Belgique: la théologie de la libération héritière de la pensée de Cardijn?
Louvain-la-Neuve, 6décembre(APIC) Une nouvelle thèse de doctorat consacrée à la théologie de la libération, a été défendue début décembre à la
Faculté de Théologie de l’Université catholique de Louvain. Son auteur,
l’abbé Agenor Brighenti, est un prêtre du diocèse de Tubarao, au Brésil. Il
montre comment la théologie latino-américaine d’aujourd’hui a repris à son
compte, tout en la repensant, la célèbre méthode « voir-juger-agir » mise au
point par le cardinal belge Joseph Cardijn et popularisée par la Jeunesse
Ouvrière Chrétienne (JOC).
Dès les années soixante, les théologiens qui ont promu la théologie de
la libération en Amérique latine, dont le Péruvien Gustavo Gutierrez, ont
marqué leur différence par rapport à d’autres théologies. Auparavant, des
théologiens modernes s’étaient déjà efforcés d’actualiser la portée de
l’Evangile en fonction de thèmes ou de domaines particuliers. On avait non
seulement proposé des « théologies des réalités terrestres », mais aussi une
« théologie de la paix », ou encore une « théologie de la ville »… La théologie de la libération se refusant pour sa part à se cantonner à un aspect du
réel. Se voulant dès le départ une « théologie globale », bref: une « nouvelle
façon de faire de la théologie ».
Agenor Brighenti a voulu cerner cette nouveauté en remontant jusqu’aux
racines de la pensée et de la méthode mises en oeuvre dans la théologie de
la libération. Les théologiens de la libération ont rompu, en effet, avec
ce mode de pensée habituel de la théologie occidentale, qui leur paraissait
souffrir d’une double faiblesse: beaucoup trop de théologiens considéraient
l’Eglise comme centre du monde et s’intéressaient moins aux personnes concrètes qu’à l’être humain abstrait, hors de tout contexte. La théologie de
la libération part, quant à elle, de la pratique de la solidarité avec des
personnes concrètes, insérées dans une histoire particulière.
De Cardijn à Boff
A vrai dire, la théologie occidentale avait déjà connu une certaine évolution, favorisée par la fécondité des mouvements d’Action catholique, où
se propageait la méthode « voir-juger-agir ». Cette méthode fut mise au point
par un jeune vicaire bruxellois, le futur cardinal Joseph Cardijn, qui fonda la JOC en 1925. Quatre décennies plus tard, le Concile Vatican II la reprenait à son compte dans sa Constitution pastorale sur « L’Eglise dans le
monde de ce temps » (« Gaudium et Spes »).

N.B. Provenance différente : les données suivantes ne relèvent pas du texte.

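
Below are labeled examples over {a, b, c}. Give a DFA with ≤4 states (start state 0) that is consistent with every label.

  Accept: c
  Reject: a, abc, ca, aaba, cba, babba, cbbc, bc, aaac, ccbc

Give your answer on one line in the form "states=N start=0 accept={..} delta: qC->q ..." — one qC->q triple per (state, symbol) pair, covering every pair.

State merging on the prefix tree: take the shortest (then alphabetical) example prefix whose next move is undefined and point that move at state 0, else 1, else 2, ...; a target is out if some Accept/Reject pair would then sit in one state with the same input left (inseparable). If every existing state is out, open a new one.
a: 0a undefined. 0a->0: no, c/aaac meet in 0 with "c" left. Open state 1: 0a->1.
b: 0b undefined. 0b->0: no, c/bc meet in 0 with "c" left. 0b->1: ok.
c: 0c undefined. 0c->0: ok.
aa: 1a undefined. 1a->0: no, c/aaba meet in 0. 1a->1: ok.
ab: 1b undefined. 1b->0: no, c/abc meet in 0. 1b->1: ok.
bc: 1c undefined. 1c->0: no, c/abc meet in 0. 1c->1: ok.
All examples now run through 2 states with every (state, symbol) defined. Accept strings end in {0}, Reject strings end in {1}; accept={0}.

states=2 start=0 accept={0} delta: 0a->1 0b->1 0c->0 1a->1 1b->1 1c->1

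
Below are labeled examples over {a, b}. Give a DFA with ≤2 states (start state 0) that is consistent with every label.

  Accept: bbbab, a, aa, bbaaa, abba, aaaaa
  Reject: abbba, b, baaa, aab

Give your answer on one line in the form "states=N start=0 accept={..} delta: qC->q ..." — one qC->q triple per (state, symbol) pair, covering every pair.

states=2 start=0 accept={0} delta: 0a->0 0b->1 1a->1 1b->0

Grow the machine one transition at a time. Run the examples from 0; the earliest place one falls off (shortest prefix, ties alphabetical) gets sent to the lowest-numbered state that keeps every Accept/Reject pair distinguishable — a pair clashes when both reach the same state with identical unread suffix — and to a fresh state only if none does.
a: 0a undefined. 0a->0: ok.
b: 0b undefined. 0b->0: no, bbbab/abbba meet in 0. Open state 1: 0b->1.
ba: 1a undefined. 1a->0: no, a/baaa meet in 0. 1a->1: ok.
bb: 1b undefined. 1b->0: ok.
All examples now run through 2 states with every (state, symbol) defined. Accept strings end in {0}, Reject strings end in {1}; accept={0}.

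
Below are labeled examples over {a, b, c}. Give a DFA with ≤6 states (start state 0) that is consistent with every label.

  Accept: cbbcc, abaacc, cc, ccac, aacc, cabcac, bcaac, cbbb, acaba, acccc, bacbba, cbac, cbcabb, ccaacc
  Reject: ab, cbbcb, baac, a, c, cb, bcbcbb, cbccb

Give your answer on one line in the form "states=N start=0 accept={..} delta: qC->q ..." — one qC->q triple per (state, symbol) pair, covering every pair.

states=5 start=0 accept={3,4} delta: 0a->0 0b->0 0c->1 1a->1 1b->2 1c->3 2a->3 2b->3 2c->3 3a->4 3b->4 3c->4 4a->0 4b->2 4c->3

Fold the examples into a partial DFA from state 0: repeatedly fix the first undefined (state, symbol) met by the shortest-then-alphabetical prefix, trying targets in increasing order and rejecting any under which an Accept and a Reject string meet in one state with the same remainder; add a state when all current targets are rejected. Accepting states are where Accept strings end.
a: 0a undefined. 0a->0: ok.
b: 0b undefined. 0b->0: ok.
c: 0c undefined. 0c->0: no, cbbcc/ab meet in 0. Open state 1: 0c->1.
ca: 1a undefined. 1a->0: no, cabcac/baac meet in 1. 1a->1: ok.
cb: 1b undefined. 1b->0: no, cbbb/ab meet in 0. 1b->1: no, cbbb/baac meet in 1. Open state 2: 1b->2.
cc: 1c undefined. 1c->0: no, abaacc/ab meet in 0. 1c->1: no, abaacc/baac meet in 1. 1c->2: no, abaacc/cb meet in 2. Open state 3: 1c->3.
cba: 2a undefined. 2a->0: no, acaba/ab meet in 0. 2a->1: no, acaba/baac meet in 1. 2a->2: no, acaba/cb meet in 2. 2a->3: ok.
cbb: 2b undefined. 2b->0: no, cbbb/ab meet in 0. 2b->1: no, cbbb/cb meet in 2. 2b->2: no, cbbb/cb meet in 2. 2b->3: ok.
cbc: 2c undefined. 2c->0: no, cabcac/baac meet in 1. 2c->1: no, abaacc/bcbcbb meet in 3. 2c->2: no, abaacc/cbccb meet in 3. 2c->3: ok.
cca: 3a undefined. 3a->0: no, ccac/baac meet in 1. 3a->1: no, bacbba/baac meet in 1. 3a->2: no, bacbba/cb meet in 2. 3a->3: no, cbcabb/bcbcbb meet in 3 with "bb" left. Open state 4: 3a->4.
accc: 3c undefined. 3c->0: no, cbbcc/baac meet in 1. 3c->1: no, cbac/baac meet in 1. 3c->2: no, cbbcc/cbbcb meet in 3. 3c->3: no, cbbb/cbbcb meet in 3 with "b" left. 3c->4: ok.
cbbb: 3b undefined. 3b->0: no, cbbb/ab meet in 0. 3b->1: no, cbbb/baac meet in 1. 3b->2: no, abaacc/bcbcbb meet in 3. 3b->3: no, abaacc/bcbcbb meet in 3. 3b->4: ok.
ccaa: 4a undefined. 4a->0: ok.
ccac: 4c undefined. 4c->0: no, cbbcc/ab meet in 0. 4c->1: no, cbbcc/baac meet in 1. 4c->2: no, cbbcc/cb meet in 2. 4c->3: ok.
cbbcb: 4b undefined. 4b->0: no, cbcabb/ab meet in 0. 4b->1: no, cbcabb/cb meet in 2. 4b->2: ok.
All examples now run through 5 states with every (state, symbol) defined. Accept strings end in {3,4}, Reject strings end in {0,1,2}; accept={3,4}.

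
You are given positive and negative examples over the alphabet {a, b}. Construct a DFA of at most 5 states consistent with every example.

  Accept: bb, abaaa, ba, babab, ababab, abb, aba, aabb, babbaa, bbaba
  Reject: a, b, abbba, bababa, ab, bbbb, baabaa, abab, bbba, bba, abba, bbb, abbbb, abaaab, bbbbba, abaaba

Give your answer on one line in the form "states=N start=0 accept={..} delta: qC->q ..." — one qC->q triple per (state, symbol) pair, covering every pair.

states=5 start=0 accept={2,3} delta: 0a->0 0b->1 1a->2 1b->3 2a->1 2b->4 3a->0 3b->0 4a->1 4b->2

Grow the machine one transition at a time. Run the examples from 0; the earliest place one falls off (shortest prefix, ties alphabetical) gets sent to the lowest-numbered state that keeps every Accept/Reject pair distinguishable — a pair clashes when both reach the same state with identical unread suffix — and to a fresh state only if none does.
a: 0a undefined. 0a->0: ok.
b: 0b undefined. 0b->0: no, bb/a meet in 0. Open state 1: 0b->1.
ba: 1a undefined. 1a->0: no, abaaa/a meet in 0. 1a->1: no, bb/abab meet in 1 with "b" left. Open state 2: 1a->2.
bb: 1b undefined. 1b->0: no, bb/a meet in 0. 1b->1: no, bb/b meet in 1. 1b->2: no, bbaba/abaaba meet in 2 with "aba" left. Open state 3: 1b->3.
baa: 2a undefined. 2a->0: no, abaaa/a meet in 0. 2a->1: ok.
bab: 2b undefined. 2b->0: no, abaaa/bababa meet in 2. 2b->1: no, abaaa/bababa meet in 2. 2b->2: no, abaaa/abab meet in 2. 2b->3: no, bb/abab meet in 3. Open state 4: 2b->4.
bba: 3a undefined. 3a->0: ok.
bbb: 3b undefined. 3b->0: ok.
baba: 4a undefined. 4a->0: no, abaaa/bababa meet in 2. 4a->1: ok.
babb: 4b undefined. 4b->0: no, babbaa/a meet in 0. 4b->1: no, babbaa/b meet in 1. 4b->2: ok.
All examples now run through 5 states with every (state, symbol) defined. Accept strings end in {2,3}, Reject strings end in {0,1,4}; accept={2,3}.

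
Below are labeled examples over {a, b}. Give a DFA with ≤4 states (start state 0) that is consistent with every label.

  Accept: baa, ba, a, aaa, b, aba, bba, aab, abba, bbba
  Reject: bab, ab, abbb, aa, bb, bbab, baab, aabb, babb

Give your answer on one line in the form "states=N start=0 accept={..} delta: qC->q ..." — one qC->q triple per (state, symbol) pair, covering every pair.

Grow the machine one transition at a time. Run the examples from 0; the earliest place one falls off (shortest prefix, ties alphabetical) gets sent to the lowest-numbered state that keeps every Accept/Reject pair distinguishable — a pair clashes when both reach the same state with identical unread suffix — and to a fresh state only if none does.
a: 0a undefined. 0a->0: no, a/aa meet in 0. Open state 1: 0a->1.
b: 0b undefined. 0b->0: no, baa/aa meet in 1 with "a" left. 0b->1: no, ba/aa meet in 1 with "a" left. Open state 2: 0b->2.
aa: 1a undefined. 1a->0: ok.
ab: 1b undefined. 1b->0: ok.
ba: 2a undefined. 2a->0: no, ba/ab meet in 0. 2a->1: no, baa/bab meet in 0. 2a->2: ok.
bb: 2b undefined. 2b->0: no, baa/babb meet in 2. 2b->1: no, baa/bbab meet in 2. 2b->2: no, baa/bab meet in 2. Open state 3: 2b->3.
bba: 3a undefined. 3a->0: no, baa/bbab meet in 2. 3a->1: ok.
bbb: 3b undefined. 3b->0: ok.
All examples now run through 4 states with every (state, symbol) defined. Accept strings end in {1,2}, Reject strings end in {0,3}; accept={1,2}.

states=4 start=0 accept={1,2} delta: 0a->1 0b->2 1a->0 1b->0 2a->2 2b->3 3a->1 3b->0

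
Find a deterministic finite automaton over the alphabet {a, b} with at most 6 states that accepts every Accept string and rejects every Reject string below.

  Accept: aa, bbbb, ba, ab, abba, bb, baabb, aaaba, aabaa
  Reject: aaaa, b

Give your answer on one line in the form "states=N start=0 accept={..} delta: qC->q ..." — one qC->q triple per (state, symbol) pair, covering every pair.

Grow the machine one transition at a time. Run the examples from 0; the earliest place one falls off (shortest prefix, ties alphabetical) gets sent to the lowest-numbered state that keeps every Accept/Reject pair distinguishable — a pair clashes when both reach the same state with identical unread suffix — and to a fresh state only if none does.
a: 0a undefined. 0a->0: no, aa/aaaa meet in 0. Open state 1: 0a->1.
b: 0b undefined. 0b->0: no, bbbb/b meet in 0. 0b->1: ok.
aa: 1a undefined. 1a->0: no, aa/aaaa meet in 0. 1a->1: no, aa/aaaa meet in 1. Open state 2: 1a->2.
ab: 1b undefined. 1b->0: ok.
aaa: 2a undefined. 2a->0: ok.
aab: 2b undefined. 2b->0: ok.
All examples now run through 3 states with every (state, symbol) defined. Accept strings end in {0,2}, Reject strings end in {1}; accept={0,2}.

states=3 start=0 accept={0,2} delta: 0a->1 0b->1 1a->2 1b->0 2a->0 2b->0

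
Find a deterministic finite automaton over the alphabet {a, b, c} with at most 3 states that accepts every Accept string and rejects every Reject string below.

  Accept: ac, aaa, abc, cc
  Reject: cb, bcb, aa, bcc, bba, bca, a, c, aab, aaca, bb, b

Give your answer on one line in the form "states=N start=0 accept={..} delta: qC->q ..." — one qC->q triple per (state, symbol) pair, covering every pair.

Grow the machine one transition at a time. Run the examples from 0; the earliest place one falls off (shortest prefix, ties alphabetical) gets sent to the lowest-numbered state that keeps every Accept/Reject pair distinguishable — a pair clashes when both reach the same state with identical unread suffix — and to a fresh state only if none does.
a: 0a undefined. 0a->0: no, ac/c meet in 0 with "c" left. Open state 1: 0a->1.
b: 0b undefined. 0b->0: no, cc/bcc meet in 0 with "cc" left. 0b->1: ok.
c: 0c undefined. 0c->0: no, cc/c meet in 0. 0c->1: ok.
aa: 1a undefined. 1a->0: no, aaa/a meet in 1. 1a->1: no, aaa/aa meet in 1. Open state 2: 1a->2.
ab: 1b undefined. 1b->0: no, abc/bba meet in 1. 1b->1: ok.
ac: 1c undefined. 1c->0: ok.
aaa: 2a undefined. 2a->0: ok.
aab: 2b undefined. 2b->0: no, ac/aab meet in 0. 2b->1: ok.
aac: 2c undefined. 2c->0: ok.
All examples now run through 3 states with every (state, symbol) defined. Accept strings end in {0}, Reject strings end in {1,2}; accept={0}.

states=3 start=0 accept={0} delta: 0a->1 0b->1 0c->1 1a->2 1b->1 1c->0 2a->0 2b->1 2c->0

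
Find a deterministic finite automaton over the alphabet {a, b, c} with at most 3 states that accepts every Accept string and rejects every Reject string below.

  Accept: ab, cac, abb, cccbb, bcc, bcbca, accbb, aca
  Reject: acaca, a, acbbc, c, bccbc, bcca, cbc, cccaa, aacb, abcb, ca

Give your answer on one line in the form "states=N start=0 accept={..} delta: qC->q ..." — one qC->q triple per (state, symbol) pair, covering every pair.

states=3 start=0 accept={0} delta: 0a->1 0b->0 0c->2 1a->0 1b->0 1c->1 2a->2 2b->1 2c->0

Grow the machine one transition at a time. Run the examples from 0; the earliest place one falls off (shortest prefix, ties alphabetical) gets sent to the lowest-numbered state that keeps every Accept/Reject pair distinguishable — a pair clashes when both reach the same state with identical unread suffix — and to a fresh state only if none does.
a: 0a undefined. 0a->0: no, aca/ca meet in 0 with "ca" left. Open state 1: 0a->1.
b: 0b undefined. 0b->0: ok.
c: 0c undefined. 0c->0: no, cccbb/c meet in 0. 0c->1: no, aca/bcca meet in 1 with "ca" left. Open state 2: 0c->2.
aa: 1a undefined. 1a->0: ok.
ab: 1b undefined. 1b->0: ok.
ac: 1c undefined. 1c->0: no, aca/acaca meet in 1. 1c->1: ok.
ca: 2a undefined. 2a->0: no, ab/acaca meet in 0. 2a->1: no, cac/acaca meet in 1. 2a->2: ok.
cb: 2b undefined. 2b->0: no, ab/aacb meet in 0. 2b->1: ok.
cc: 2c undefined. 2c->0: ok.
All examples now run through 3 states with every (state, symbol) defined. Accept strings end in {0}, Reject strings end in {1,2}; accept={0}.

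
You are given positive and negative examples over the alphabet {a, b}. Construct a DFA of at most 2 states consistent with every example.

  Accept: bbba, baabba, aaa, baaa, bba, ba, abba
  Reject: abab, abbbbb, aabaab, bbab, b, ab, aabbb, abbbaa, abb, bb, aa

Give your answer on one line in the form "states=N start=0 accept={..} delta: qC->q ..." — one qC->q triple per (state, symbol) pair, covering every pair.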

Mais la rupture opérée par les théologiens de la libération avec une
certaine manière de faire de la théologie ne les a-t-elle pas éloignée de
la grande tradition ecclésiale? Et les liens que l’on peut deviner avec
l’Action catholique permettent-ils de conclure à une parentée? Pour répondre à ces questions, le jeune doctorant brésilien a procédé à une comparaison minutieuse entre la pensée de Joseph Cardijn et celle d’un théologien
actuel de la libération au Brésil, le Père Clodovis Boff.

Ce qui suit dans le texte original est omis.